In the March edition of Brain, Behavior, & Immunity, authors Lisa Christian and Michael Bailey find that our gut microbes impact behavior. Greater diversity of gut microbes was associated with positive mood, curiosity, sociability, and impulsivity. This was especially clear in boys compared with girls and also varied depending on stress. Whether the more outgoing kids have less stress hormone or whether the gut bacteria help mitigate the production of stress hormones was not yet clear.
So we need to keep doing all those things Dr. Magryta recommends for better gut health since it is the basis for balancing so many body and mind functions. The problem is that bad behaviors, lack of resilience, and bad mood can prevent the adoption of a healthy diet and good gut health. This brings us to the third leg of the metaphorical health stool* - stress. Some stress can motivate one to change habits and too much can be so overwhelming one can't even make a small change toward better health.
Certainly there is a readily identifiable correlation between stress and behaviors. Just skip a meal for a bunch of preschoolers and watch what happens. The acronym HALT comes to mind: Hunger, Anger, Loneliness, Tiredness. One should halt-rest, address, and reassess whenever any of these are noticed.

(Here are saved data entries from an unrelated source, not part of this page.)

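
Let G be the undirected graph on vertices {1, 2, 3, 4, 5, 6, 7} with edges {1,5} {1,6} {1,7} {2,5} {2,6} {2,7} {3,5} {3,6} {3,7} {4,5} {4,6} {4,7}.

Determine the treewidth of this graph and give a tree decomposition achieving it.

Each bag holds 4 vertices, so the decomposition has width 3, which upper-bounds the treewidth. For the lower bound: the 4 vertex sets {4,5}, {1,6}, {7}, {2} are disjoint, each induces a connected subgraph, and every pair is joined by at least one edge of G. Contracting each set to a single vertex therefore yields K_{4} as a minor, and since treewidth is minor-monotone, tw(G) ≥ tw(K_{4}) = 3. Therefore the treewidth is 3.

Treewidth 3.
One optimal decomposition is:
Bags: B1 = {4, 5, 6, 7}  B2 = {1, 5, 6, 7}  B3 = {2, 5, 6, 7}  B4 = {3, 5, 6, 7}
Tree: B1–B2, B2–B3, B3–B4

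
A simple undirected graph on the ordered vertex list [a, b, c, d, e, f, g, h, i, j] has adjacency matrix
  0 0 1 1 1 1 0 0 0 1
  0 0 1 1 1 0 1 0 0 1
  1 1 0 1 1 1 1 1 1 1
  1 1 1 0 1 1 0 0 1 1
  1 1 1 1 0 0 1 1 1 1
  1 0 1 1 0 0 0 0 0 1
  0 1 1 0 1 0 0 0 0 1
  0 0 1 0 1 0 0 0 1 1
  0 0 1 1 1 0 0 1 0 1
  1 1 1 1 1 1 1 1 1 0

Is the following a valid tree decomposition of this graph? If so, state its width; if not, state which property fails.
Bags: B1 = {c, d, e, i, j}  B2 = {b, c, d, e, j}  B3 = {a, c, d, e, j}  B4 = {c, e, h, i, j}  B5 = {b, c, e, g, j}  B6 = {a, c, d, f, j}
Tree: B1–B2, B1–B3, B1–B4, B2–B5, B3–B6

Yes; width 4.

Every vertex of G appears in some bag (union = {a, b, c, d, e, f, g, h, i, j}); every edge is covered by a bag; and for each vertex v the set of bags containing v is connected in the bag tree. The decomposition is therefore valid. The largest bag has 5 vertices, so the width is 4.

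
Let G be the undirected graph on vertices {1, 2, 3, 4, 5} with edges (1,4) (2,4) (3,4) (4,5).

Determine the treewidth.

A width-1 tree decomposition is:
Bags: B1 = {2, 4}  B2 = {1, 4}  B3 = {3, 4}  B4 = {4, 5}
Tree: B1–B2, B2–B3, B1–B4
Every bag has size at most 2, so the width is 2 − 1 = 1 and tw(G) ≤ 1. Since G has at least one edge (e.g. 2–4), it is not an edgeless graph, so tw(G) ≥ 1. Therefore the treewidth is 1.

1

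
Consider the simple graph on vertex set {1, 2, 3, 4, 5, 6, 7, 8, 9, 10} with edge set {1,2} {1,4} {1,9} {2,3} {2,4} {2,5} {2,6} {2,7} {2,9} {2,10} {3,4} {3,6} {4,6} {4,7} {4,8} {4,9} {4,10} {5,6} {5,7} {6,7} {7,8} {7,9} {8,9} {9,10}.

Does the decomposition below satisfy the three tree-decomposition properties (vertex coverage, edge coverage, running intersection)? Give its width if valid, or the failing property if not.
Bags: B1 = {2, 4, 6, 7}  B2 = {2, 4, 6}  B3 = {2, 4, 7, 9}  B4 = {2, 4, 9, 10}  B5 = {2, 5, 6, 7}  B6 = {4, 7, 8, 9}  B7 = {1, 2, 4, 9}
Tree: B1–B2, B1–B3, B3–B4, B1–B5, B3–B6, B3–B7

A tree decomposition must satisfy three properties: every vertex lies in some bag; for every edge, both endpoints lie together in some bag; and for every vertex, the bags containing it form a connected subtree. Here vertex 3 appears in no bag, so the decomposition is invalid.

No — vertex 3 appears in no bag.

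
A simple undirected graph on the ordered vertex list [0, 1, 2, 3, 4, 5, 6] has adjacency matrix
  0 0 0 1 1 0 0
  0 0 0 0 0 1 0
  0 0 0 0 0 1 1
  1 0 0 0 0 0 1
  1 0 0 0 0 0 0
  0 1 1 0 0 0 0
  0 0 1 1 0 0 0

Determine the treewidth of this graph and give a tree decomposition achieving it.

Treewidth 1.
One such decomposition:
Bags: B1 = {0, 4}  B2 = {0, 3}  B3 = {3, 6}  B4 = {2, 6}  B5 = {2, 5}  B6 = {1, 5}
Tree: B1–B2, B2–B3, B3–B4, B4–B5, B5–B6

The largest bag has 2 vertices, giving width 1; this decomposition certifies tw(G) ≤ 1. Any graph with an edge has treewidth ≥ 1, and G has the edge 4–0. The upper and lower bounds meet at 1, so that is the treewidth.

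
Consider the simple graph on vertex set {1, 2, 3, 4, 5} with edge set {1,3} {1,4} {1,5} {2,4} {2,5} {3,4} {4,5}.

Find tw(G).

A width-2 tree decomposition is:
Bags: B1 = {2, 4, 5}  B2 = {1, 4, 5}  B3 = {1, 3, 4}
Tree: B1–B2, B2–B3
Every bag has size at most 3, so the width is 3 − 1 = 2 and tw(G) ≤ 2. On the other hand G contains the 3-clique {1, 3, 4}. A clique must lie in a single bag of any decomposition, so no decomposition can have width below 2. Hence tw(G) = 2 exactly.

2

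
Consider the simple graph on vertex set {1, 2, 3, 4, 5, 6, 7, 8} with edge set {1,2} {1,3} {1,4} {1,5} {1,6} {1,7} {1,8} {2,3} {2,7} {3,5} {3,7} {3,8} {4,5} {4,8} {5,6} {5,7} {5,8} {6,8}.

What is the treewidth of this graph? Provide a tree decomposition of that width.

Every bag has size at most 4, so the width is 4 − 1 = 3 and tw(G) ≤ 3. Conversely, {1, 2, 3, 7} is a clique of size 4, and the vertices of any clique must share a bag in every tree decomposition; so some bag has ≥ 4 vertices and tw(G) ≥ 3. The upper and lower bounds meet at 3, so that is the treewidth.

Treewidth 3.
One optimal decomposition is:
Bags: B1 = {1, 5, 6, 8}  B2 = {1, 3, 5, 8}  B3 = {1, 3, 5, 7}  B4 = {1, 2, 3, 7}  B5 = {1, 4, 5, 8}
Tree: B1–B2, B2–B3, B3–B4, B1–B5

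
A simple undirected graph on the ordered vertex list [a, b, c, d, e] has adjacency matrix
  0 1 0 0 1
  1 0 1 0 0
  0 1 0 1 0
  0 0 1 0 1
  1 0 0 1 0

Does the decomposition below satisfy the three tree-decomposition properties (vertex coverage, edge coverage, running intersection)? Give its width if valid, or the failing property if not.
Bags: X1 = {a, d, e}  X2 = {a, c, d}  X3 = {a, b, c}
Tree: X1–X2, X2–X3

Yes; width 2.

Every vertex of G appears in some bag (union = {a, b, c, d, e}); every edge is covered by a bag; and for each vertex v the set of bags containing v is connected in the bag tree. The decomposition is therefore valid. The largest bag has 3 vertices, so the width is 2.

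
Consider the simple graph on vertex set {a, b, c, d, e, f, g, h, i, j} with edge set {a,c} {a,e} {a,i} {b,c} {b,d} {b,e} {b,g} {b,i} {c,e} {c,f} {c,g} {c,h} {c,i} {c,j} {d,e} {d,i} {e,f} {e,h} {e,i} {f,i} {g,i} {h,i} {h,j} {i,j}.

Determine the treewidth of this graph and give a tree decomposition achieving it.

The largest bag has 4 vertices, giving width 3; this decomposition certifies tw(G) ≤ 3. Conversely, {b, d, e, i} is a clique of size 4, and the vertices of any clique must share a bag in every tree decomposition; so some bag has ≥ 4 vertices and tw(G) ≥ 3. Therefore the treewidth is 3.

Treewidth 3.
One such decomposition:
Bags: B1 = {b, c, e, i}  B2 = {c, e, f, i}  B3 = {c, e, h, i}  B4 = {b, c, g, i}  B5 = {c, h, i, j}  B6 = {a, c, e, i}  B7 = {b, d, e, i}
Tree: B1–B2, B2–B3, B1–B4, B3–B5, B2–B6, B1–B7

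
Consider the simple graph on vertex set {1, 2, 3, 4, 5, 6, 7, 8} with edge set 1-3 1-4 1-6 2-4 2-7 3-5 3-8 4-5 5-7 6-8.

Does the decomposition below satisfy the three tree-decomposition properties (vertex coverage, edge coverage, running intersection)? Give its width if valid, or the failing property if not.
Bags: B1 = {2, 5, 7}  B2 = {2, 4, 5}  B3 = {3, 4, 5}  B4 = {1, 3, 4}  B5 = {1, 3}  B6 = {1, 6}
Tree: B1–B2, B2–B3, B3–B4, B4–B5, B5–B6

No — vertex 8 appears in no bag.

A tree decomposition must satisfy three properties: every vertex lies in some bag; for every edge, both endpoints lie together in some bag; and for every vertex, the bags containing it form a connected subtree. Here vertex 8 appears in no bag, so the decomposition is invalid.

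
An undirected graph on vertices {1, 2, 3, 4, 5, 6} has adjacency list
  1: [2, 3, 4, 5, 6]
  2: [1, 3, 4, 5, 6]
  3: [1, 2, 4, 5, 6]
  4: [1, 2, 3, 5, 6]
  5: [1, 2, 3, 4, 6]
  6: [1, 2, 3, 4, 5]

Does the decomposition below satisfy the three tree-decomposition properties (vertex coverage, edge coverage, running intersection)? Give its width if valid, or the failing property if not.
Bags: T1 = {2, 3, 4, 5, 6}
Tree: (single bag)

No — vertex 1 appears in no bag.

A tree decomposition must satisfy three properties: every vertex lies in some bag; for every edge, both endpoints lie together in some bag; and for every vertex, the bags containing it form a connected subtree. Here vertex 1 appears in no bag, so the decomposition is invalid.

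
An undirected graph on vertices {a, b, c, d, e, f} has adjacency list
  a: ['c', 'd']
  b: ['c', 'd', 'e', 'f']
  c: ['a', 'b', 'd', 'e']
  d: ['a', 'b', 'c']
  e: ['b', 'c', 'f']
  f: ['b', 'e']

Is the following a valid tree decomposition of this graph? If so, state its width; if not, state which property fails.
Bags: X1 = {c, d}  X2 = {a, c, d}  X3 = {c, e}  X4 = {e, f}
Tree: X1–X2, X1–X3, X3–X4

A tree decomposition must satisfy three properties: every vertex lies in some bag; for every edge, both endpoints lie together in some bag; and for every vertex, the bags containing it form a connected subtree. Here vertex b appears in no bag, so the decomposition is invalid.

No — vertex b appears in no bag.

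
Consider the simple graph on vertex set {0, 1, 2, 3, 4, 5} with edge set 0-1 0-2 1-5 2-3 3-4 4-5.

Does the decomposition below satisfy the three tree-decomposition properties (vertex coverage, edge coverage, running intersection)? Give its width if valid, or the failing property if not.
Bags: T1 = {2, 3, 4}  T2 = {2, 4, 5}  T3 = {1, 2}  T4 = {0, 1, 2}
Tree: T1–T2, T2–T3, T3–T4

A tree decomposition must satisfy three properties: every vertex lies in some bag; for every edge, both endpoints lie together in some bag; and for every vertex, the bags containing it form a connected subtree. Here edge (5,1) lies in no bag, so the decomposition is invalid.

No — edge (5,1) lies in no bag.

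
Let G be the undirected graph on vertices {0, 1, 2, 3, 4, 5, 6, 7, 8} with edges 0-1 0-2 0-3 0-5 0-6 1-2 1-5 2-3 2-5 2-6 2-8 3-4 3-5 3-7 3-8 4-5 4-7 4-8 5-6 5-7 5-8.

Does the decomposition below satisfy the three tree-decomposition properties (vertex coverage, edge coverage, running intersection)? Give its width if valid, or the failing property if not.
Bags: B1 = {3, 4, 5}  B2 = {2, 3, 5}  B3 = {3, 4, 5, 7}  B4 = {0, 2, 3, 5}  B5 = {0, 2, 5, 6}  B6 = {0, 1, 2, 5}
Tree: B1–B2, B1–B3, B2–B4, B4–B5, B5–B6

A tree decomposition must satisfy three properties: every vertex lies in some bag; for every edge, both endpoints lie together in some bag; and for every vertex, the bags containing it form a connected subtree. Here vertex 8 appears in no bag, so the decomposition is invalid.

No — vertex 8 appears in no bag.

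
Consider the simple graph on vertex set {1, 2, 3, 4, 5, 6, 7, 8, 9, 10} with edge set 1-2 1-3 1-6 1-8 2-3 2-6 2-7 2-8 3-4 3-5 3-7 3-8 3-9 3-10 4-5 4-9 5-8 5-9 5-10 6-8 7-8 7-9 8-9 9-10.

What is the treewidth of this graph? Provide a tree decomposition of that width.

Treewidth 3.
One optimal decomposition is:
Bags: B1 = {2, 3, 7, 8}  B2 = {3, 7, 8, 9}  B3 = {1, 2, 3, 8}  B4 = {3, 5, 8, 9}  B5 = {1, 2, 6, 8}  B6 = {3, 4, 5, 9}  B7 = {3, 5, 9, 10}
Tree: B1–B2, B1–B3, B2–B4, B3–B5, B4–B6, B6–B7

Each bag holds 4 vertices, so the decomposition has width 3, which upper-bounds the treewidth. Conversely, {3, 5, 8, 9} is a clique of size 4, and the vertices of any clique must share a bag in every tree decomposition; so some bag has ≥ 4 vertices and tw(G) ≥ 3. The upper and lower bounds meet at 3, so that is the treewidth.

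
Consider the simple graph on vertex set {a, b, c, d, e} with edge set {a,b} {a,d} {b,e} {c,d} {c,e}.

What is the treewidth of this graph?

A width-2 tree decomposition is:
Bags: B1 = {b, c, e}  B2 = {a, b, c}  B3 = {a, c, d}
Tree: B1–B2, B2–B3
Each bag holds 3 vertices, so the decomposition has width 2, which upper-bounds the treewidth. For the lower bound, G contains the cycle c–e–b–a–d–c, so G is not a forest; only forests have treewidth ≤ 1, hence tw(G) ≥ 2. Combining the bounds, tw(G) = 2.

2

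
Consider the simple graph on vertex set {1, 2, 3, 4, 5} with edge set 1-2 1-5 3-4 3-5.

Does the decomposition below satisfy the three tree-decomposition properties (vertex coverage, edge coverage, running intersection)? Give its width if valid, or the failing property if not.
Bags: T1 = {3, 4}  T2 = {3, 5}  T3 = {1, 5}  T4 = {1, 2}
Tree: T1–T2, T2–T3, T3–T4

Yes; width 1.

Every vertex of G appears in some bag (union = {1, 2, 3, 4, 5}); every edge is covered by a bag; and for each vertex v the set of bags containing v is connected in the bag tree. The decomposition is therefore valid. The largest bag has 2 vertices, so the width is 1.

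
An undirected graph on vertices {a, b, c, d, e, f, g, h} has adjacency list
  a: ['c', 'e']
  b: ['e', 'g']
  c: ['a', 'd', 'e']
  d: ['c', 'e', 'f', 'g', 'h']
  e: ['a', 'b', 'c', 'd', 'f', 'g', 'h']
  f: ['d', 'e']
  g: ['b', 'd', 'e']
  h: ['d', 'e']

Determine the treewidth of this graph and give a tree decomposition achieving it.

The largest bag has 3 vertices, giving width 2; this decomposition certifies tw(G) ≤ 2. For the lower bound, the 3 vertices {d, e, g} are pairwise adjacent, and any tree decomposition puts a clique entirely inside one bag — forcing width ≥ 2. Hence tw(G) = 2 exactly.

Treewidth 2.
One such decomposition:
Bags: B1 = {d, e, h}  B2 = {d, e, f}  B3 = {d, e, g}  B4 = {c, d, e}  B5 = {b, e, g}  B6 = {a, c, e}
Tree: B1–B2, B2–B3, B1–B4, B3–B5, B4–B6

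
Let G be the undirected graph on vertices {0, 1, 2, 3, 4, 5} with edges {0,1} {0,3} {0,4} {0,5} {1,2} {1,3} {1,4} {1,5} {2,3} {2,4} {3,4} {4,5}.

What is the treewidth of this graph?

A width-3 tree decomposition is:
Bags: B1 = {0, 1, 3, 4}  B2 = {0, 1, 4, 5}  B3 = {1, 2, 3, 4}
Tree: B1–B2, B1–B3
The largest bag has 4 vertices, giving width 3; this decomposition certifies tw(G) ≤ 3. For the lower bound, the 4 vertices {0, 1, 3, 4} are pairwise adjacent, and any tree decomposition puts a clique entirely inside one bag — forcing width ≥ 3. The upper and lower bounds meet at 3, so that is the treewidth.

3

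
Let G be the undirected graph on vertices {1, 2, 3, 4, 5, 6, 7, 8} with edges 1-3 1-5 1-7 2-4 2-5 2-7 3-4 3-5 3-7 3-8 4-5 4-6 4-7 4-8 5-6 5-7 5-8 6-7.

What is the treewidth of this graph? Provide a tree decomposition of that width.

Each bag holds 4 vertices, so the decomposition has width 3, which upper-bounds the treewidth. For the lower bound, the 4 vertices {1, 3, 5, 7} are pairwise adjacent, and any tree decomposition puts a clique entirely inside one bag — forcing width ≥ 3. Combining the bounds, tw(G) = 3.

Treewidth 3.
Bags: B1 = {2, 4, 5, 7}  B2 = {4, 5, 6, 7}  B3 = {3, 4, 5, 7}  B4 = {1, 3, 5, 7}  B5 = {3, 4, 5, 8}
Tree: B1–B2, B1–B3, B3–B4, B3–B5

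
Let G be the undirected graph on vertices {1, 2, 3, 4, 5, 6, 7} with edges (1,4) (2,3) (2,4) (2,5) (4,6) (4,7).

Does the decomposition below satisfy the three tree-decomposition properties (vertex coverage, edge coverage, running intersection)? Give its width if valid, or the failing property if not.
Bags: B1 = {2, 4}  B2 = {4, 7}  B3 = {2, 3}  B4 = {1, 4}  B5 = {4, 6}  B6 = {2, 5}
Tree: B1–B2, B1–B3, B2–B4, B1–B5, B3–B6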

We could add illness, thirst, sensory overload (too many demands with too little reinforcement and support) to the list especially when thinking of children who cannot always communicate these needs. Parents will likely recognize that these can all trigger the unpleasant temper tantrum. Then, when the parent's stress increases, the child's increases exponentially.
When you find yourself in this position, it helps to detach or step back from the situation and try to look at your child's perspective. If they are in meltdown, then they need some space and time to work themselves through it. Take some time to breathe deeply and review the HALT acronym for triggers that may have precipitated things. Think through what signs they gave before the meltdown or that they were becoming overwhelmed. Make a note to watch for those signs and intervene to relieve that stress to help your child bounce back from the stress before it overwhelms. It is not easy, but the good news is you have recognized the first step - realizing the source, depth, or new perspective of the problem.
Now you can do some homework and preparation and come up with a plan. The plan will give you focus and direction which helps self-doubt and criticism take a back seat because you feel empowered. You can stay the course through the storm and the others in the family will follow. If you don't feel empowered or have enough strength to create a plan, then you know you need help. Schedule an appointment with a behavioral health team. Your child's therapists can be another resource for support to help break down the steps needed for better behavior and help reinforce those both at home and in therapy for a common goal.
Take home point: Learn to HALT and grow as a parent!
* Health stool - has four legs. 1) nutrition, 2) physical movement, 3) stress/spirit and 4) chemical exposure. To maintain good health, these four legs need to remain stable in their respective ways.